Templeton, CEO since 2001, will continue working as president and CEO until a replacement is found. Today’s announcement doesn’t spell out any reason for his decision, other than retirement.
Note that Templeton had announced retirement plans last year, following the death of his son. But by June 2014, he had decided to stay.
This past June, though, his job might have gotten more stressful. That’s when Elliott — a fund which has pressed aggressively for changes at Brocade, EMC, Juniper, Riverbed, and other tech companies — amassed a 7.1 percent stake in Citrix (now a 7.5 percent stake) and drafted a letter specifying changes that it believes would improve Citrix’s share price.
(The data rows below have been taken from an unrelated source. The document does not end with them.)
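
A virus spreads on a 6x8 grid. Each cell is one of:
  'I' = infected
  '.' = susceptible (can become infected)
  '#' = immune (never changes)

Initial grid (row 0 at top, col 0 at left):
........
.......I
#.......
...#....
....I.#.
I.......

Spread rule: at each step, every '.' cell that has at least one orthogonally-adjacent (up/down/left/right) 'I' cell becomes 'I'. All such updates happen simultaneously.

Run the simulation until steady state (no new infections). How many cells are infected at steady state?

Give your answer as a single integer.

Answer: 45

Derivation:
Step 0 (initial): 3 infected
Step 1: +9 new -> 12 infected
Step 2: +12 new -> 24 infected
Step 3: +9 new -> 33 infected
Step 4: +5 new -> 38 infected
Step 5: +3 new -> 41 infected
Step 6: +3 new -> 44 infected
Step 7: +1 new -> 45 infected
Step 8: +0 new -> 45 infected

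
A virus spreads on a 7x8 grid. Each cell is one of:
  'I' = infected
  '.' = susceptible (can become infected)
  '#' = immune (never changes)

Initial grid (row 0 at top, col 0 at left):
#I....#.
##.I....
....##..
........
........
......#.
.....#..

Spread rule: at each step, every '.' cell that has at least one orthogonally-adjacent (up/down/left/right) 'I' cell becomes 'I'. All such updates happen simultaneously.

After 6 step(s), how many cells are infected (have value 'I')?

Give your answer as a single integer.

Step 0 (initial): 2 infected
Step 1: +5 new -> 7 infected
Step 2: +4 new -> 11 infected
Step 3: +6 new -> 17 infected
Step 4: +8 new -> 25 infected
Step 5: +9 new -> 34 infected
Step 6: +7 new -> 41 infected

Answer: 41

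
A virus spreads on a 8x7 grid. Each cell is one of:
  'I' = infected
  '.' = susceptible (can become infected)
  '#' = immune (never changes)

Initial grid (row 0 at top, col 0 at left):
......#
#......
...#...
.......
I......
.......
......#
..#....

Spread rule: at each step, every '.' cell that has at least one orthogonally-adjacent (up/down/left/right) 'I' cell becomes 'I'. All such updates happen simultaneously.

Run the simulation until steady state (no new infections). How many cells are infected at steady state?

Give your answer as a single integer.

Step 0 (initial): 1 infected
Step 1: +3 new -> 4 infected
Step 2: +5 new -> 9 infected
Step 3: +6 new -> 15 infected
Step 4: +7 new -> 22 infected
Step 5: +6 new -> 28 infected
Step 6: +9 new -> 37 infected
Step 7: +7 new -> 44 infected
Step 8: +4 new -> 48 infected
Step 9: +3 new -> 51 infected
Step 10: +0 new -> 51 infected

Answer: 51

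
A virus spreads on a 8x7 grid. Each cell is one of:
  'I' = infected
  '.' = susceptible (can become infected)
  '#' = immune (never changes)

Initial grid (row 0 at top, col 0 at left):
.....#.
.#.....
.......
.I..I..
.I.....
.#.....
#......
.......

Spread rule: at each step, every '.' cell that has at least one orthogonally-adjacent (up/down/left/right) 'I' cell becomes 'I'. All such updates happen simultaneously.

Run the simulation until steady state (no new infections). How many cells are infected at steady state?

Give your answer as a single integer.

Answer: 52

Derivation:
Step 0 (initial): 3 infected
Step 1: +9 new -> 12 infected
Step 2: +11 new -> 23 infected
Step 3: +11 new -> 34 infected
Step 4: +10 new -> 44 infected
Step 5: +6 new -> 50 infected
Step 6: +2 new -> 52 infected
Step 7: +0 new -> 52 infected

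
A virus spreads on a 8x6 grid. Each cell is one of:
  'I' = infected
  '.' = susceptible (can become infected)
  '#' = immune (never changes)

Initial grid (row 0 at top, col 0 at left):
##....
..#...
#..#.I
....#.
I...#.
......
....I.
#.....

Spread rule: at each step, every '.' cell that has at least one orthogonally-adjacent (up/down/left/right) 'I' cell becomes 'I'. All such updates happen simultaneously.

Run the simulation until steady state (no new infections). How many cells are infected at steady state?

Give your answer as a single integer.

Step 0 (initial): 3 infected
Step 1: +10 new -> 13 infected
Step 2: +12 new -> 25 infected
Step 3: +8 new -> 33 infected
Step 4: +5 new -> 38 infected
Step 5: +2 new -> 40 infected
Step 6: +0 new -> 40 infected

Answer: 40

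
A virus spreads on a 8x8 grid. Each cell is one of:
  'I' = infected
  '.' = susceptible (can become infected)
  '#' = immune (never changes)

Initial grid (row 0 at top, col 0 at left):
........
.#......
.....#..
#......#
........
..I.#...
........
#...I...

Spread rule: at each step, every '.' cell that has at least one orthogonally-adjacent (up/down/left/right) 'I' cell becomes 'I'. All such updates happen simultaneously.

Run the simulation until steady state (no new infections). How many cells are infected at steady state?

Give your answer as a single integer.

Answer: 58

Derivation:
Step 0 (initial): 2 infected
Step 1: +7 new -> 9 infected
Step 2: +9 new -> 18 infected
Step 3: +10 new -> 28 infected
Step 4: +7 new -> 35 infected
Step 5: +7 new -> 42 infected
Step 6: +6 new -> 48 infected
Step 7: +4 new -> 52 infected
Step 8: +3 new -> 55 infected
Step 9: +2 new -> 57 infected
Step 10: +1 new -> 58 infected
Step 11: +0 new -> 58 infected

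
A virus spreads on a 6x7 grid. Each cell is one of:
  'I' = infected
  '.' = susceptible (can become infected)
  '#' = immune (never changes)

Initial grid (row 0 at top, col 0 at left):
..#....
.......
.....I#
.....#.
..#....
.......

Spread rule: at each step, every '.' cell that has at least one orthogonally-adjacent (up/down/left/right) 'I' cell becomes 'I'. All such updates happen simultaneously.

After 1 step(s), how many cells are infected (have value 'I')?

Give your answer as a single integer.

Step 0 (initial): 1 infected
Step 1: +2 new -> 3 infected

Answer: 3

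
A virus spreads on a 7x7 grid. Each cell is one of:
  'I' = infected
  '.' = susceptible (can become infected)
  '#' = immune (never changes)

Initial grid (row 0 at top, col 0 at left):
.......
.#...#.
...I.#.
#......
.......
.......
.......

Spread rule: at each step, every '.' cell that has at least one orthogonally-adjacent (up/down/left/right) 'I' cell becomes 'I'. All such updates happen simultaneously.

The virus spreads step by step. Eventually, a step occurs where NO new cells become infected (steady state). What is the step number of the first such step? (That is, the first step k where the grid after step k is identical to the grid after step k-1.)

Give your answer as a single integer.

Answer: 8

Derivation:
Step 0 (initial): 1 infected
Step 1: +4 new -> 5 infected
Step 2: +7 new -> 12 infected
Step 3: +8 new -> 20 infected
Step 4: +9 new -> 29 infected
Step 5: +9 new -> 38 infected
Step 6: +5 new -> 43 infected
Step 7: +2 new -> 45 infected
Step 8: +0 new -> 45 infected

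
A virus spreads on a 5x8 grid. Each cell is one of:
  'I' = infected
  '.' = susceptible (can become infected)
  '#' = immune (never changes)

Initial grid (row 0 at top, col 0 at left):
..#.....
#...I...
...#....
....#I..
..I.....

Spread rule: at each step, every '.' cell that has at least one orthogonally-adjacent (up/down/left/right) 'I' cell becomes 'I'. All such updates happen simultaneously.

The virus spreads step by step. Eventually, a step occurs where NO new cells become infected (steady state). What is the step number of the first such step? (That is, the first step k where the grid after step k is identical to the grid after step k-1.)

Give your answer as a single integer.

Step 0 (initial): 3 infected
Step 1: +10 new -> 13 infected
Step 2: +12 new -> 25 infected
Step 3: +7 new -> 32 infected
Step 4: +3 new -> 35 infected
Step 5: +1 new -> 36 infected
Step 6: +0 new -> 36 infected

Answer: 6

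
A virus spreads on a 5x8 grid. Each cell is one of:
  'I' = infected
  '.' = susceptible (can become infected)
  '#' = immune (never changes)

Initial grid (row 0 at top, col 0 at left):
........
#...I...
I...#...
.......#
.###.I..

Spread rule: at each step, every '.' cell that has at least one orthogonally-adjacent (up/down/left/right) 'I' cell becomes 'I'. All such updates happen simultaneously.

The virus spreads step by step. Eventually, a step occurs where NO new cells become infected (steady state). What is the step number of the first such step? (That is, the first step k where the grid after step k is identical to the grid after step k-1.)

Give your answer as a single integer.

Step 0 (initial): 3 infected
Step 1: +8 new -> 11 infected
Step 2: +13 new -> 24 infected
Step 3: +7 new -> 31 infected
Step 4: +3 new -> 34 infected
Step 5: +0 new -> 34 infected

Answer: 5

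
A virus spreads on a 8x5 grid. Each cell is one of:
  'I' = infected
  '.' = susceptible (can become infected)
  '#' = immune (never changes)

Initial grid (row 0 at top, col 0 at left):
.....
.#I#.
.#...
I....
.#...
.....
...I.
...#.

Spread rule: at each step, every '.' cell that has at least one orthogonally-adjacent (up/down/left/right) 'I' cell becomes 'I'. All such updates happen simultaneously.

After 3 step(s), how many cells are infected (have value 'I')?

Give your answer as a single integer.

Answer: 32

Derivation:
Step 0 (initial): 3 infected
Step 1: +8 new -> 11 infected
Step 2: +12 new -> 23 infected
Step 3: +9 new -> 32 infected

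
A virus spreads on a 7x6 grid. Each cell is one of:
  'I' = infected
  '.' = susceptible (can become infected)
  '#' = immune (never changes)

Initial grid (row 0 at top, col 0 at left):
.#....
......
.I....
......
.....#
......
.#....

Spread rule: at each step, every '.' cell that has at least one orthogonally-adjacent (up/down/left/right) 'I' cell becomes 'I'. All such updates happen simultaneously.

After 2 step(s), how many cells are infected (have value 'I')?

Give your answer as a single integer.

Answer: 11

Derivation:
Step 0 (initial): 1 infected
Step 1: +4 new -> 5 infected
Step 2: +6 new -> 11 infected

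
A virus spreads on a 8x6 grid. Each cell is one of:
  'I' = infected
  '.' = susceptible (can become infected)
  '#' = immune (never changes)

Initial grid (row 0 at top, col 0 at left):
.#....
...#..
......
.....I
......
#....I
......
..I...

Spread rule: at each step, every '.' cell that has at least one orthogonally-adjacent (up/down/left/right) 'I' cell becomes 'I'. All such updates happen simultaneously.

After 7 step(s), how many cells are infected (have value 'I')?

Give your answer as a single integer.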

That’s the modus operandi for an activist fund: filing an SEC Schedule 13D to declare its ownership stake and attaching a letter not-so-subtly suggesting major changes to a company.
In Citrix’s case, Elliott believes sales and marketing need to improve; R&D needs an operation revamp; and the product portfolio needs some trimming, including the possible selloff of Netscaler and its application delivery controllers (ADCs).
Prior to Elliott’s filing, Citrix had already started making some cutbacks, announcing layoffs of 900, but it apparently wasn’t enough.
Citrix announced today that it’s reached an agreement with Elliott in which Jesse Cohn, the hedge fund’s senior portfolio manager, will join the board. The companies will also seek one more independent board member — one who doesn’t work at Citrix or Elliott.
Cohn is replacing Asiff Hirji, an outside director who founded private capital firm Inflekxion LLC and is HP’s chief restructuring officer. Hirji had been on the board since 2006.
Amid today’s excitement, Citrix announced second-quarter earnings.
Citrix reported revenues of $797 million and net income of $103 million, or 64 cents per share. In the second quarter last year, Citrix had reported revenues of $782 million and net income of $53 million, or 31 cents per share.
Non-GAAP net income of $1.00 per share beat the consensus prediction of 82 cents reported by Thomson Financial. The difference might have been 18 cents-per-share worth of tax benefits.